In a university system which was already struggling to pay its faculty well enough to attract qualified minority applicants, how is Mizzou supposed to improve its compensation package without increasing tuition among a drastically reduced student population?
Even if we ignore the fact that no real evidence has been produced to verify the incidents which supposedly led to the creation of Concerned Student 1950, even if we ignore that now infamous video of a Missouri journalism professor attempting to quash the free-speech rights of a student reporter, even if we ignore that the student who led the protests denouncing white privilege was himself the product of a very privileged upbringing, we cannot ignore the fact that the future looks far less bright for Mizzou today than it did then.
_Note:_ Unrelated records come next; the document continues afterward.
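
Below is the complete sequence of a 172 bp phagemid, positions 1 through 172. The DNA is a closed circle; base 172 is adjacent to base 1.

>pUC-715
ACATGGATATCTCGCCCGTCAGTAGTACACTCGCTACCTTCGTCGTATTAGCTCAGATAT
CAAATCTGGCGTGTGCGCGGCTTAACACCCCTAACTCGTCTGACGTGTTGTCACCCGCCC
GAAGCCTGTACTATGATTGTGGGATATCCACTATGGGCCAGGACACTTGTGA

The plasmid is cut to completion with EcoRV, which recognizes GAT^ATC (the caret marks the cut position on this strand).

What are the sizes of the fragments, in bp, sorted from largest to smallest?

87, 50, 35 bp

EcoRV sites (GATATC) start at positions 6, 56, 143.
EcoRV cuts after base 3 of each site, so after positions 8, 58, 145.
Circular molecule, 3 cuts → 3 fragments:
  9–58 → 50 bp
  59–145 → 87 bp
  146–172 then 1–8 → 27 + 8 = 35 bp
Sorted largest to smallest: 87, 50, 35 bp.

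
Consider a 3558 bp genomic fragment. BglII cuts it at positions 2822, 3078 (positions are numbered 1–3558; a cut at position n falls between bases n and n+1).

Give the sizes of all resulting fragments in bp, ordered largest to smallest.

2822, 480, 256 bp

Linear molecule, 2 cuts → 3 fragments:
  2822 − 0 = 2822 bp
  3078 − 2822 = 256 bp
  3558 − 3078 = 480 bp
Sorted largest to smallest: 2822, 480, 256 bp.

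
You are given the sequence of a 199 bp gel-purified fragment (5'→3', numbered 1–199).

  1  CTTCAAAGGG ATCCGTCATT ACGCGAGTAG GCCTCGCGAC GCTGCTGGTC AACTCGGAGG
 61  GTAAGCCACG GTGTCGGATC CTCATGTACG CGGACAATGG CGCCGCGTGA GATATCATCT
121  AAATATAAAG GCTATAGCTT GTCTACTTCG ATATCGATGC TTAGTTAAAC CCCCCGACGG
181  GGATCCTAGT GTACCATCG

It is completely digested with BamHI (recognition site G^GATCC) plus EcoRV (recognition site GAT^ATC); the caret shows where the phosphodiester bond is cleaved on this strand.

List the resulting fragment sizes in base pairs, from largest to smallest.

BamHI sites (GGATCC) start at positions 9, 76, 181.
BamHI cuts after the first base of each site, so after positions 9, 76, 181.
EcoRV sites (GATATC) start at positions 111, 150.
EcoRV cuts after base 3 of each site, so after positions 113, 152.
Combined cut positions: 9, 76, 113, 152, 181.
Linear molecule, 5 cuts → 6 fragments:
  1–9 → 9 bp
  10–76 → 67 bp
  77–113 → 37 bp
  114–152 → 39 bp
  153–181 → 29 bp
  182–199 → 18 bp
Sorted largest to smallest: 67, 39, 37, 29, 18, 9 bp.

67, 39, 37, 29, 18, 9 bp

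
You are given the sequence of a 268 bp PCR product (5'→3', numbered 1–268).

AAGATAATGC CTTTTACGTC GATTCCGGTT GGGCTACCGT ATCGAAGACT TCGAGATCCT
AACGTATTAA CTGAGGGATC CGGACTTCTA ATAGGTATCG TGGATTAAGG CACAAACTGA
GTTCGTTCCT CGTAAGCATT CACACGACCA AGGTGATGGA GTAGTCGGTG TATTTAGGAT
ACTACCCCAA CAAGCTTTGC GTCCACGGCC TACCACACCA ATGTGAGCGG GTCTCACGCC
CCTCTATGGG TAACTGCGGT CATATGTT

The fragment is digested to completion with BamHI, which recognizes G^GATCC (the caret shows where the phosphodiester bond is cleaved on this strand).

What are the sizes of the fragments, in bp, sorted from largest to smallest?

The BamHI site (GGATCC) starts at position 76.
BamHI cuts after the first base of each site, so after position 76.
Linear molecule, 1 cut → 2 fragments:
  1–76 → 76 bp
  77–268 → 192 bp
Sorted largest to smallest: 192, 76 bp.

192, 76 bp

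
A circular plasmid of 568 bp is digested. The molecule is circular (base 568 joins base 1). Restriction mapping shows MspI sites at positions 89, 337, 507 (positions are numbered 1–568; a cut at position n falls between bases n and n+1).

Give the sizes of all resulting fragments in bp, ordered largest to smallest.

Circular molecule, 3 cuts → 3 fragments:
  337 − 89 = 248 bp
  507 − 337 = 170 bp
  wrap: 568 − 507 + 89 = 150 bp
Sorted largest to smallest: 248, 170, 150 bp.

248, 170, 150 bp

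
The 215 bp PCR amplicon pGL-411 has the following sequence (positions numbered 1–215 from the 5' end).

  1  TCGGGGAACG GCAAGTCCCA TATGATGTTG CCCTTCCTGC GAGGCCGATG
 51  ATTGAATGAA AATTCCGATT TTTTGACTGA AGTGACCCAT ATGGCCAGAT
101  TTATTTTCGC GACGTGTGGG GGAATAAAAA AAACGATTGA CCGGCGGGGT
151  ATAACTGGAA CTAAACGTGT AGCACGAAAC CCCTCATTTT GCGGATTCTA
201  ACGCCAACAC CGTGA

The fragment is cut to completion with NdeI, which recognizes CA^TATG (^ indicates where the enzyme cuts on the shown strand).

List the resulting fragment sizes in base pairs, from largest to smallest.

NdeI sites (CATATG) start at positions 19, 88.
NdeI cuts after base 2 of each site, so after positions 20, 89.
Linear molecule, 2 cuts → 3 fragments:
  1–20 → 20 bp
  21–89 → 69 bp
  90–215 → 126 bp
Sorted largest to smallest: 126, 69, 20 bp.

126, 69, 20 bp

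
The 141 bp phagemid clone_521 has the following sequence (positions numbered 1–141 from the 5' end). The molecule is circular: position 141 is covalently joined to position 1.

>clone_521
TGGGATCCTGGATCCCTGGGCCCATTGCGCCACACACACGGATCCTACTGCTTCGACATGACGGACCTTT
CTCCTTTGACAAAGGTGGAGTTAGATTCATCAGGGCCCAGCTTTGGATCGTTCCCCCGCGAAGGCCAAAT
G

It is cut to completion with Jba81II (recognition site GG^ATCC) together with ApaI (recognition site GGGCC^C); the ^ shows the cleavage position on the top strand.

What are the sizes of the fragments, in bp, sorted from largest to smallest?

Jba81II sites (GGATCC) start at positions 3, 10, 40.
Jba81II cuts after base 2 of each site, so after positions 4, 11, 41.
ApaI sites (GGGCCC) start at positions 18, 103.
ApaI cuts after base 5 of each site (before the last base), so after positions 22, 107.
Combined cut positions: 4, 11, 22, 41, 107.
Circular molecule, 5 cuts → 5 fragments:
  5–11 → 7 bp
  12–22 → 11 bp
  23–41 → 19 bp
  42–107 → 66 bp
  108–141 then 1–4 → 34 + 4 = 38 bp
Sorted largest to smallest: 66, 38, 19, 11, 7 bp.

66, 38, 19, 11, 7 bp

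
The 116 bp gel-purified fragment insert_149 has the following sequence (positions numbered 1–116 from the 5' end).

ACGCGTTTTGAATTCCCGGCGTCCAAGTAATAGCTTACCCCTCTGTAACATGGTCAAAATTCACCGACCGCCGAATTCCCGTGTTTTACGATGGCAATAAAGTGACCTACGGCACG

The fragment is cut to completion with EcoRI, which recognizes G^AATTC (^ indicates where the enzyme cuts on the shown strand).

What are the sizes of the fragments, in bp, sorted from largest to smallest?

EcoRI sites (GAATTC) start at positions 10, 73.
EcoRI cuts after the first base of each site, so after positions 10, 73.
Linear molecule, 2 cuts → 3 fragments:
  1–10 → 10 bp
  11–73 → 63 bp
  74–116 → 43 bp
Sorted largest to smallest: 63, 43, 10 bp.

63, 43, 10 bp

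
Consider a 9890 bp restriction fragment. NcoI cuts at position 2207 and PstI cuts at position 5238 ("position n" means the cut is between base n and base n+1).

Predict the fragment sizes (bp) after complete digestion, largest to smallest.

Combined cut positions (sorted): 2207, 5238.
Linear molecule, 2 cuts → 3 fragments:
  2207 − 0 = 2207 bp
  5238 − 2207 = 3031 bp
  9890 − 5238 = 4652 bp
Sorted largest to smallest: 4652, 3031, 2207 bp.

4652, 3031, 2207 bp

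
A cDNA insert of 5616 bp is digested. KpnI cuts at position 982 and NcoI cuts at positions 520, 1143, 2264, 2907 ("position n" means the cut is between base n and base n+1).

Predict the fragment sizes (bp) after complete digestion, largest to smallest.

Combined cut positions (sorted): 520, 982, 1143, 2264, 2907.
Linear molecule, 5 cuts → 6 fragments:
  520 − 0 = 520 bp
  982 − 520 = 462 bp
  1143 − 982 = 161 bp
  2264 − 1143 = 1121 bp
  2907 − 2264 = 643 bp
  5616 − 2907 = 2709 bp
Sorted largest to smallest: 2709, 1121, 643, 520, 462, 161 bp.

2709, 1121, 643, 520, 462, 161 bp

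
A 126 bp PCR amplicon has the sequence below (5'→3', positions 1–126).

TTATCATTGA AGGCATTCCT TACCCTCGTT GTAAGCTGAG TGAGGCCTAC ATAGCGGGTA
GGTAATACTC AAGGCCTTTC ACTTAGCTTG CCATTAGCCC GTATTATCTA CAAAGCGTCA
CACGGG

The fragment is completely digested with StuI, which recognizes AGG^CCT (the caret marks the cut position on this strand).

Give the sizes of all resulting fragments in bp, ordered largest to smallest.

StuI sites (AGGCCT) start at positions 43, 72.
StuI cuts after base 3 of each site, so after positions 45, 74.
Linear molecule, 2 cuts → 3 fragments:
  1–45 → 45 bp
  46–74 → 29 bp
  75–126 → 52 bp
Sorted largest to smallest: 52, 45, 29 bp.

52, 45, 29 bp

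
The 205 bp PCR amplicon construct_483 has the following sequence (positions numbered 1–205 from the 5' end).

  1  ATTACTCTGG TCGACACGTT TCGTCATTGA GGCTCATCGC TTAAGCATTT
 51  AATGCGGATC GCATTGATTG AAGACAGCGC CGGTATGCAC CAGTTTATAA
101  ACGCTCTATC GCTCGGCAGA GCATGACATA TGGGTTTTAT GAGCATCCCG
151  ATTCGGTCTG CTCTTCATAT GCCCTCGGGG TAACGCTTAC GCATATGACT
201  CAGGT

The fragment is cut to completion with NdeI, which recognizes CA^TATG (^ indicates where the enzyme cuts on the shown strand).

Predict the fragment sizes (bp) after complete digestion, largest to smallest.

NdeI sites (CATATG) start at positions 127, 166, 192.
NdeI cuts after base 2 of each site, so after positions 128, 167, 193.
Linear molecule, 3 cuts → 4 fragments:
  1–128 → 128 bp
  129–167 → 39 bp
  168–193 → 26 bp
  194–205 → 12 bp
Sorted largest to smallest: 128, 39, 26, 12 bp.

128, 39, 26, 12 bp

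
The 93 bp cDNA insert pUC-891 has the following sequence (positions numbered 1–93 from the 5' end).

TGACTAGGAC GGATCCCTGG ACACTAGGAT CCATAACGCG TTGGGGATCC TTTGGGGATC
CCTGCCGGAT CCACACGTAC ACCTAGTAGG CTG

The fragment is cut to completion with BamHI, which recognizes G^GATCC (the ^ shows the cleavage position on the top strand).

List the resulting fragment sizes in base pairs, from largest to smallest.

BamHI sites (GGATCC) start at positions 11, 27, 45, 56, 67.
BamHI cuts after the first base of each site, so after positions 11, 27, 45, 56, 67.
Linear molecule, 5 cuts → 6 fragments:
  1–11 → 11 bp
  12–27 → 16 bp
  28–45 → 18 bp
  46–56 → 11 bp
  57–67 → 11 bp
  68–93 → 26 bp
Sorted largest to smallest: 26, 18, 16, 11, 11, 11 bp.

26, 18, 16, 11, 11, 11 bp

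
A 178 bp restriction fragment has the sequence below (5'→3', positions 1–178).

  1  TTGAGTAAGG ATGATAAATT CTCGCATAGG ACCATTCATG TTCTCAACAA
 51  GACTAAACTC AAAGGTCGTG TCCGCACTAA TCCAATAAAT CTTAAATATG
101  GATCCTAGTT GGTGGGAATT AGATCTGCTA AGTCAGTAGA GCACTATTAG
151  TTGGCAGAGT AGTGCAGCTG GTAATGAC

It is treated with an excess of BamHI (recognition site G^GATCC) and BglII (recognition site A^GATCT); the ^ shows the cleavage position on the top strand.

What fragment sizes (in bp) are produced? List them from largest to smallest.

The BamHI site (GGATCC) starts at position 100.
BamHI cuts after the first base of each site, so after position 100.
The BglII site (AGATCT) starts at position 121.
BglII cuts after the first base of each site, so after position 121.
Combined cut positions: 100, 121.
Linear molecule, 2 cuts → 3 fragments:
  1–100 → 100 bp
  101–121 → 21 bp
  122–178 → 57 bp
Sorted largest to smallest: 100, 57, 21 bp.

100, 57, 21 bp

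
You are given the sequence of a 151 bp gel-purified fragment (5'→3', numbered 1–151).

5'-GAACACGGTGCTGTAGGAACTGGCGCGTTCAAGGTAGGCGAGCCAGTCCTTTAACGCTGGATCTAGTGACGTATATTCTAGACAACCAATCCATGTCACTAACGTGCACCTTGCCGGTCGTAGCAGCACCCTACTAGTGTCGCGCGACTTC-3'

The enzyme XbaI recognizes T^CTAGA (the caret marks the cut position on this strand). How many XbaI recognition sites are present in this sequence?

1

TCTAGA occurs starting at position 77.
XbaI cuts at 1 site.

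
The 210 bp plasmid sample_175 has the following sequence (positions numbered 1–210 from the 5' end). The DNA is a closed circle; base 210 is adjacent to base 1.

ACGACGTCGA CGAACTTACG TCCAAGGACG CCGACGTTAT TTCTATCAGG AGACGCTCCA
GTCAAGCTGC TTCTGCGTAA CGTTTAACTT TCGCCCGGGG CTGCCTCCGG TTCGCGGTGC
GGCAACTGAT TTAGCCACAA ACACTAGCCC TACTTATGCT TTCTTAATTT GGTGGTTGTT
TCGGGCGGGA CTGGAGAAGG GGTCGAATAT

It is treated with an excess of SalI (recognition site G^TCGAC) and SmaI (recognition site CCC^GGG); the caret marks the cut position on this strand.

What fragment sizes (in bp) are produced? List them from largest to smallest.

120, 90 bp

The SalI site (GTCGAC) starts at position 6.
SalI cuts after the first base of each site, so after position 6.
The SmaI site (CCCGGG) starts at position 94.
SmaI cuts after base 3 of each site, so after position 96.
Combined cut positions: 6, 96.
Circular molecule, 2 cuts → 2 fragments:
  7–96 → 90 bp
  97–210 then 1–6 → 114 + 6 = 120 bp
Sorted largest to smallest: 120, 90 bp.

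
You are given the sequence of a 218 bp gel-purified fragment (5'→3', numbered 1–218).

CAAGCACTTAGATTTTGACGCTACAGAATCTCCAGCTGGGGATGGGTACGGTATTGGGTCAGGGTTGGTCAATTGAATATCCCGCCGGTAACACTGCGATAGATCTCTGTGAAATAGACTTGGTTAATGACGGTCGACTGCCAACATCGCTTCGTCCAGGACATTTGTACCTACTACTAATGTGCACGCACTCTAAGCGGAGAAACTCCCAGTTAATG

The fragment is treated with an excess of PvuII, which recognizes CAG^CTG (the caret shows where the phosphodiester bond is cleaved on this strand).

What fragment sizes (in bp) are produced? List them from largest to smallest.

The PvuII site (CAGCTG) starts at position 33.
PvuII cuts after base 3 of each site, so after position 35.
Linear molecule, 1 cut → 2 fragments:
  1–35 → 35 bp
  36–218 → 183 bp
Sorted largest to smallest: 183, 35 bp.

183, 35 bp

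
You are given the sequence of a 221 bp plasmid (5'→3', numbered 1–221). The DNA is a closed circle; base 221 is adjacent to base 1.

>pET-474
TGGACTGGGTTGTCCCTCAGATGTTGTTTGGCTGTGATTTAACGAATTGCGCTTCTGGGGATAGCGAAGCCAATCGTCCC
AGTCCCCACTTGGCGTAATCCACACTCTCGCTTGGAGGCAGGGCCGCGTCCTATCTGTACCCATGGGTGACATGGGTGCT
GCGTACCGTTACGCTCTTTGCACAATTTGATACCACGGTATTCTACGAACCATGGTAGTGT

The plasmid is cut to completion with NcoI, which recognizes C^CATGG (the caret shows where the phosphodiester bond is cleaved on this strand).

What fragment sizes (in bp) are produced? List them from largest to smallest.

NcoI sites (CCATGG) start at positions 141, 210.
NcoI cuts after the first base of each site, so after positions 141, 210.
Circular molecule, 2 cuts → 2 fragments:
  142–210 → 69 bp
  211–221 then 1–141 → 11 + 141 = 152 bp
Sorted largest to smallest: 152, 69 bp.

152, 69 bp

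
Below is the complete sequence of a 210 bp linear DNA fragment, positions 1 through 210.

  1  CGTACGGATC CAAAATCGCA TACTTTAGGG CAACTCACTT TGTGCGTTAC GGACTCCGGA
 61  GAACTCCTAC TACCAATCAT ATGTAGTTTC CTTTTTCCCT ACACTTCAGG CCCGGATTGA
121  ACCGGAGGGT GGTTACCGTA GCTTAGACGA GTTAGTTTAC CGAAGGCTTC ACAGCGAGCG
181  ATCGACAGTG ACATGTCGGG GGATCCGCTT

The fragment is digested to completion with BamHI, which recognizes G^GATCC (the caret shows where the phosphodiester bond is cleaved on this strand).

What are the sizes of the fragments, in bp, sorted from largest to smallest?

BamHI sites (GGATCC) start at positions 6, 201.
BamHI cuts after the first base of each site, so after positions 6, 201.
Linear molecule, 2 cuts → 3 fragments:
  1–6 → 6 bp
  7–201 → 195 bp
  202–210 → 9 bp
Sorted largest to smallest: 195, 9, 6 bp.

195, 9, 6 bp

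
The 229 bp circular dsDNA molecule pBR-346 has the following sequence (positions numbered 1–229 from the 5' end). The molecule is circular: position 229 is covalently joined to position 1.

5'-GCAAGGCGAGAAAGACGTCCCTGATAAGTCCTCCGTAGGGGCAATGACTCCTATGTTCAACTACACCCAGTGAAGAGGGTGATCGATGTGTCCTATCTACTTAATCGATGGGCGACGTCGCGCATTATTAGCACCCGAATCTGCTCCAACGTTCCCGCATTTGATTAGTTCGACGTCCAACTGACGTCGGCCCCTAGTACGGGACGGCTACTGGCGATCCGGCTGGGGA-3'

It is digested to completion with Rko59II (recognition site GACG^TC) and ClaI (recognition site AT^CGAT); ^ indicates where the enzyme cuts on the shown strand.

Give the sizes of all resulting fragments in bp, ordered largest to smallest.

66, 60, 58, 22, 12, 11 bp

Rko59II sites (GACGTC) start at positions 14, 114, 172, 183.
Rko59II cuts after base 4 of each site, so after positions 17, 117, 175, 186.
ClaI sites (ATCGAT) start at positions 82, 104.
ClaI cuts after base 2 of each site, so after positions 83, 105.
Combined cut positions: 17, 83, 105, 117, 175, 186.
Circular molecule, 6 cuts → 6 fragments:
  18–83 → 66 bp
  84–105 → 22 bp
  106–117 → 12 bp
  118–175 → 58 bp
  176–186 → 11 bp
  187–229 then 1–17 → 43 + 17 = 60 bp
Sorted largest to smallest: 66, 60, 58, 22, 12, 11 bp.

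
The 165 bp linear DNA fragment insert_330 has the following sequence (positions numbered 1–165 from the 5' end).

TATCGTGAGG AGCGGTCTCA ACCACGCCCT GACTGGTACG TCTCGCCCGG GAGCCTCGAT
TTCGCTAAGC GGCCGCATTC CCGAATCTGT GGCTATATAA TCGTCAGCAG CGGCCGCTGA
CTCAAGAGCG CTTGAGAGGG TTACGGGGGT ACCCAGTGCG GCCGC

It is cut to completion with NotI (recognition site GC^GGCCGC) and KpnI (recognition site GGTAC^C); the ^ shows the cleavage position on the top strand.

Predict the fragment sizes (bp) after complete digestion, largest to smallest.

NotI sites (GCGGCCGC) start at positions 69, 110, 158.
NotI cuts after base 2 of each site, so after positions 70, 111, 159.
The KpnI site (GGTACC) starts at position 148.
KpnI cuts after base 5 of each site (before the last base), so after position 152.
Combined cut positions: 70, 111, 152, 159.
Linear molecule, 4 cuts → 5 fragments:
  1–70 → 70 bp
  71–111 → 41 bp
  112–152 → 41 bp
  153–159 → 7 bp
  160–165 → 6 bp
Sorted largest to smallest: 70, 41, 41, 7, 6 bp.

70, 41, 41, 7, 6 bp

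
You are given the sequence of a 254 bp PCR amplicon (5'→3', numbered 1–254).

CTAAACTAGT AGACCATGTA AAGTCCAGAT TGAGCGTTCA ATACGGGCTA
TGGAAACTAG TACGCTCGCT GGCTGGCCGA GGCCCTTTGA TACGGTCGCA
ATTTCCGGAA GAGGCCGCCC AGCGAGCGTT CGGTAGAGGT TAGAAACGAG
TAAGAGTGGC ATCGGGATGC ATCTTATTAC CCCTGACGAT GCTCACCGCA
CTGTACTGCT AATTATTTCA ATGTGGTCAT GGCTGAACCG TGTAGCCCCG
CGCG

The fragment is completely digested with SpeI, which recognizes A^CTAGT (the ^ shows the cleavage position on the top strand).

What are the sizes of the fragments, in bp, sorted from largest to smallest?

198, 51, 5 bp

SpeI sites (ACTAGT) start at positions 5, 56.
SpeI cuts after the first base of each site, so after positions 5, 56.
Linear molecule, 2 cuts → 3 fragments:
  1–5 → 5 bp
  6–56 → 51 bp
  57–254 → 198 bp
Sorted largest to smallest: 198, 51, 5 bp.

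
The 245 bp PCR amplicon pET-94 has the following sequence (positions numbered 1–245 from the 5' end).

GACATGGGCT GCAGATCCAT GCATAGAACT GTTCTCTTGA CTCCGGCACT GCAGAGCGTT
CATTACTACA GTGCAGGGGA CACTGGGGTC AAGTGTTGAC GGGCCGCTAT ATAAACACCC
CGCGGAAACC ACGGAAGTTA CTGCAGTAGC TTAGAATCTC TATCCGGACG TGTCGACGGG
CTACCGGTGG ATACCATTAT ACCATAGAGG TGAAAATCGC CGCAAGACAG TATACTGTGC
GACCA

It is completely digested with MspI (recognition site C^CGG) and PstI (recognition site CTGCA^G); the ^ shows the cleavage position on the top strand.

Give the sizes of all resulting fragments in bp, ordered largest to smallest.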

So in an effort to help point them in a direction that might actually accomplish something worthwhile, here is a piece of advice for the U of M student body: Study the life of your school’s founder.
James Rollins was a wealthy slave owner. If a statue of him exists anywhere in Missouri, some social justice warrior is likely plotting to have that statue removed.
But James Rollins was also the kind of man who put the interests of his community – and his nation – ahead of his own. In fact, he was largely responsible for the approval of the 13th amendment to the US Constitution – you know, the one that abolished slavery. It’s a historical fact. You should look it up some time, even if you use a much-pilloried (at least among academics) website like Wikipedia.
Here, I’ll save you the trouble so your journalism prof won’t Wiki-shame you:
Rollins’ support of the Thirteenth Amendment to the Constitution, which abolished slavery, played a key part in its passage by Congress, sending the amendment to the states for ratification. The Senate passed the bill easily on its first vote on April 8, 1864, but the House defeated it twice in 1864 before passing it on January 31, 1865. Rollins initially voted against the bill. Shortly before the third vote, President Lincoln personally asked Rollins to support the amendment, as necessary to preserve the Union. Rollins agreed to do so. On January 13, 1865, two days after the Missouri Constitutional Convention abolished slavery there, he spoke for the first time for the amendment, in a lengthy and persuasive speech to Congress. With Rollins’ support, the amendment passed with the required two-thirds majority with just two votes to spare.
Yeah maybe now you’ll think twice about removing that statue. And while you’re at it, you might want to read that passage on how the U of M came to be located where it is. Some pretty enlightening facts there about your founder.
The point here being that James Rollins – considered the Father of the University of Missouri – was open minded enough to consider others’ points of view in order to achieve a higher good. And if you want true healing that will last and be an example of brotherhood to the rest of the nation, that’s what you need to do.
Bigotry exists. In fact, in some measure it exists in all of us stubborn and self-centered human beings – and if you’re unwilling to recognize that, you’re part of the problem.
You want to effect change? You want to save and even improve your institution? Instead of continuing to make demands, try having an open dialogue.
That prefix “di” would be a great place to start.